Raw numbers don’t tell the whole story, of course. When comparing budget numbers over time, it’s generally more useful to look at revenue as a percentage of the gross domestic product (GDP), the broadest measure of the U.S. economy. As a percent of GDP, revenue was expected to drop from 17.2 percent in 2017 to 16.3 percent in 2019 and 16.4 percent in 2020, the CBO said.
That’s a key reason the federal deficit is soaring — from $665 billion in 2017 to more than $1 trillion in 2020. That’s not supposed to happen when the unemployment rate is below 4 percent. Recall that in Bill Clinton’s presidency — he raised taxes and Congress cut spending — that the budget actually went into surplus. But Trump has signed bills that cut taxes and also dramatically increased spending — the exact opposite approach.

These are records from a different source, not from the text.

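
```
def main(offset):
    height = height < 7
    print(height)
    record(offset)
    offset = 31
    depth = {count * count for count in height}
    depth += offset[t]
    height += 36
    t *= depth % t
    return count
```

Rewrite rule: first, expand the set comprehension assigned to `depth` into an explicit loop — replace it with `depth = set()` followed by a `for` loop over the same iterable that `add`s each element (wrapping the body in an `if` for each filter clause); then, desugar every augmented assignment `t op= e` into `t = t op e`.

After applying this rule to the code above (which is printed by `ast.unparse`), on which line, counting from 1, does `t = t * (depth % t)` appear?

11

Transformed code:
def main(offset):
    height = height < 7
    print(height)
    record(offset)
    offset = 31
    depth = set()
    for count in height:
        depth.add(count * count)
    depth = depth + offset[t]
    height = height + 36
    t = t * (depth % t)
    return count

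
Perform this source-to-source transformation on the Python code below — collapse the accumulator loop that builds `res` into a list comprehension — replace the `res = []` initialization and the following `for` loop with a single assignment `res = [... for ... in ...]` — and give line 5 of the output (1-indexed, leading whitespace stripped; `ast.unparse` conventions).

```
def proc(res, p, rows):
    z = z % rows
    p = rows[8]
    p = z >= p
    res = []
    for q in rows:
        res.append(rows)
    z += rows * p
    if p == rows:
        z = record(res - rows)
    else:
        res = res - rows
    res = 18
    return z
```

Transformed code:
def proc(res, p, rows):
    z = z % rows
    p = rows[8]
    p = z >= p
    res = [rows for q in rows]
    z += rows * p
    if p == rows:
        z = record(res - rows)
    else:
        res = res - rows
    res = 18
    return z

res = [rows for q in rows]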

“Trump’s statement is wildly misleading because the economy almost always grows from year to year in nominal terms, except during deep recessions,” said Richard Kogan, a former White House budget official and staff member of the House Budget Committee who is now senior fellow at the Center for Budget and Policy Priorities. “Therefore, nominal revenues almost always rise from year to year.”
Kogan noted that a tax cut that had boosted the economy might also show smaller revenue as a percentage of GDP, so he suggested testing Trump’s statement by looking at revenue levels and growth rates after adjusting for population growth and inflation.

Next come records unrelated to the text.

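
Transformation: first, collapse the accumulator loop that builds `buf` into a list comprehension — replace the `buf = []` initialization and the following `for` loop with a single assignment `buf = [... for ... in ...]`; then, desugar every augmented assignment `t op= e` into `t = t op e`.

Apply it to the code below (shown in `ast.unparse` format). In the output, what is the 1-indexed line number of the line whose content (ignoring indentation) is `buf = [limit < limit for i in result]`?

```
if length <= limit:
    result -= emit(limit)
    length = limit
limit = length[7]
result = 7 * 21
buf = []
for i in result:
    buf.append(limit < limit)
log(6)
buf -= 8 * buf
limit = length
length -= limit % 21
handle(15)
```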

At our request, he dug into the numbers and compared two eight-year time periods: fiscal 2009-2017, and fiscal 2017-2025, using projections for future years from CBO’s August baseline. The first period encompasses the recovery that began after the June 2009 end of the Great Recession to the last year before the tax cuts took effect; the second period is from the year after the tax cuts were approved though the final year before the individual tax cuts in the law are scheduled to expire.
“The results seem convincing to me: During the first period, revenues rose at an average annual rate of 3.5 percent (after adjusting for population and price growth),” Kogan said. “During the second period, in which the 2017 tax cut took effect, post tax cut, revenues are projected to rise at an average annual rate of 1.4 percent.” (Note: Some tax cuts expired in the first period, but that would seem to underscore that tax increases cause higher revenue growth while tax cuts produce less growth.)

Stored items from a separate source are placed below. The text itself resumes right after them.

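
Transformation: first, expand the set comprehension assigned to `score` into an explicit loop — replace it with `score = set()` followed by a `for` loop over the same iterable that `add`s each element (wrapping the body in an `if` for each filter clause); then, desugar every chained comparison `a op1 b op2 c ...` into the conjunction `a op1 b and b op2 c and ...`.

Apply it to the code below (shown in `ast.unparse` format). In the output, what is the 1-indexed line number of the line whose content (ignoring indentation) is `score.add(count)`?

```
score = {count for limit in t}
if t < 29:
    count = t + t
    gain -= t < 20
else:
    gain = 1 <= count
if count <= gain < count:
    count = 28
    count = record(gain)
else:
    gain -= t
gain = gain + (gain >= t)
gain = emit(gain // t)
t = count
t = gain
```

3

Transformed code:
score = set()
for limit in t:
    score.add(count)
if t < 29:
    count = t + t
    gain -= t < 20
else:
    gain = 1 <= count
if count <= gain and gain < count:
    count = 28
    count = record(gain)
else:
    gain -= t
gain = gain + (gain >= t)
gain = emit(gain // t)
t = count
t = gain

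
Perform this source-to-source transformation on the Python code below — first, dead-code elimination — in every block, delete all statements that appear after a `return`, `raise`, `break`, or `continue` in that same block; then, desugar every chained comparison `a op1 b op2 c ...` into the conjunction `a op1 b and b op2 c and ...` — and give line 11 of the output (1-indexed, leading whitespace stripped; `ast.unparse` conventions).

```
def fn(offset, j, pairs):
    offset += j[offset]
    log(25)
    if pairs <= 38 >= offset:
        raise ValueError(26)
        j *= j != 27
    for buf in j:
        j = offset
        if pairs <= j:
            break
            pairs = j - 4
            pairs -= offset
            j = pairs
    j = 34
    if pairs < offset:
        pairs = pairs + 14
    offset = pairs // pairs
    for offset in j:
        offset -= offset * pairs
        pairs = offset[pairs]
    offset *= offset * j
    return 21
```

if pairs < offset:

Transformed code:
def fn(offset, j, pairs):
    offset += j[offset]
    log(25)
    if pairs <= 38 and 38 >= offset:
        raise ValueError(26)
    for buf in j:
        j = offset
        if pairs <= j:
            break
    j = 34
    if pairs < offset:
        pairs = pairs + 14
    offset = pairs // pairs
    for offset in j:
        offset -= offset * pairs
        pairs = offset[pairs]
    offset *= offset * j
    return 21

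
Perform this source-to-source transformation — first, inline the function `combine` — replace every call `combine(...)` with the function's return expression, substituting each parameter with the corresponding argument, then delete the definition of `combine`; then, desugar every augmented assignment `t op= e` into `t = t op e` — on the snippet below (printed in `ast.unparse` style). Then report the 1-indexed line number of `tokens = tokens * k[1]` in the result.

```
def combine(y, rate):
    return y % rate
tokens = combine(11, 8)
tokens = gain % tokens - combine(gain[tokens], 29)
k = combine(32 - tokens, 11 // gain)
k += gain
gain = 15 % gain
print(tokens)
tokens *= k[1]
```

Transformed code:
tokens = 11 % 8
tokens = gain % tokens - gain[tokens] % 29
k = (32 - tokens) % (11 // gain)
k = k + gain
gain = 15 % gain
print(tokens)
tokens = tokens * k[1]

7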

Looking just at economic growth rates, again adjusting for population and price growth, Kogan said the economy grew by an average annual rate of 1.4 percent from 2009 through 2017 and is projected to grow at an annual average rate of 1.3 percent from 2017 through 2025. “The implied claim that economic growth has been extraordinary, because of the tax cut or for other reasons, is wrong,” Kogan concluded.
The White House did not respond to a request for comment.
The Pinocchio Test
Tax revenue has increased each year since the tax cut was passed. But there’s no surprise about that. Revenue was estimated to keep going up, because the tax cut merely slowed the growth of revenue, it did not reduce it.
Trump gets virtually everything wrong in his framing of this factoid: Revenue has not increased because of the tax cut or because of the economy. If anything, revenue estimates have slightly declined for 2019 and 2020 since the passage of the tax cut. And revenue growth is sharply down in the period after the tax cut, compared with the period before it.
The president needs a remedial lesson in budget policy. In the meantime, he earns Four Pinocchios.